In 2013, Kassan founded the Kassan Foundation in hopes of giving grants directly to underprivileged talent in both the visual and musical performance arts.

The aim of the Kassan Foundation is to nurture talent by offering financial support to underprivileged Visual Artists and Musicians. Each year the foundation offers two grants; one to a promising representational artist and one to a promising musician in order to boost their career and accelerate their artistic growth. The grant would assist with potential production and material costs, travel and further education.

==Documentary films==
David Kassan has produced and filmed two Instructional Documentary films in partnership with Movette Pictures (Painting a Life) and Studio Four Cinematography (Drawing Closer to Life)

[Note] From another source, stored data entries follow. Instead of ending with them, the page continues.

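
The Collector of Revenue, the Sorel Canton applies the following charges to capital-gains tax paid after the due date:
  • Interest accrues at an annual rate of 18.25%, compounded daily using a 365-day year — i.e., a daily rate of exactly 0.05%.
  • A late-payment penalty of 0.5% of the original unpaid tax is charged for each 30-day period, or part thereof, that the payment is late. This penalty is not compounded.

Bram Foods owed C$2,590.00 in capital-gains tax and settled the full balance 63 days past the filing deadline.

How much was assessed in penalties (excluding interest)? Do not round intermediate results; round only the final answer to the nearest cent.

C$38.85

Penalty periods: ⌈63/30⌉ = 3; penalty = 3 × 0.5% × C$2,590.00 = C$38.85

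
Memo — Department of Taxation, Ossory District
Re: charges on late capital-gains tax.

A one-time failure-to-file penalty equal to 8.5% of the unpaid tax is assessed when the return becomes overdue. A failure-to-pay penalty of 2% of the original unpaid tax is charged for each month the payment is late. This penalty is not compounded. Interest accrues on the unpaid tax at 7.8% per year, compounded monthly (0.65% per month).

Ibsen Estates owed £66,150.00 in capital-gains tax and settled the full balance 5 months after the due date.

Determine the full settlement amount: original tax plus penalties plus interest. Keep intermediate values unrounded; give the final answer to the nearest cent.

£80,565.76

Failure-to-file penalty: 8.5% × £66,150.00 = £5,622.75
Failure-to-pay penalty = 2% × £66,150.00 × 5 mo = £6,615.00
Interest: £66,150.00 × ((1 + 0.0065)^5 − 1) = £66,150.00 × 0.0329253… = £2,178.0056…
Total = £66,150.00 + £12,237.7500 + £2,178.0056… = £80,565.76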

- Drawing Closer to Life (2010, Studio Four Cinematography). This 3 hour DVD documents a day in David Jon Kassan's Brooklyn studio as he develops a charcoal study of Henry Williams Oelkers. David vocalizes his complete thought process and approach as he develops this drawing. The essence of this DVD is developing an understanding of how to translate and interpret what we see into drawings that capture the subtle character, emotion and insights into the model's personality.
- Painting a Life (2014, Movette Pictures, http://www.movettepictures.com ). In this 7-hour, two disc, instructional documentary, David weaves together his philosophies on painting as well as how he paints technically. In "Painting A Life", we get to know the subject, Jaece Lutrec. intimately—her thoughts, feelings and her life as David paints her. This film illustrates not just the step-by-step process of how David paints, but also depicts his patient search to understand the subject. To encourage a full understanding of the process, David completely vocalizes his thoughts on how to use broken color to develop lifelike skintones and how to use color temperature, value, texture and brushstrokes to turn form. Also discussed is how to train your eye to see these subtle color shifts and transitions. Included is a full discussion of David’s materials (brushes, mediums, paints, etc.), how he prepares his painting surfaces, his studio setup and lighting, how he transfers the drawing to the painting surface, a brief introduction to his drawing process, and a field trip to Vasari Classic Oils Colors to discuss of all of the paints on David’s palette and their properties and history with Gail Spiegel, Vasari's color expert.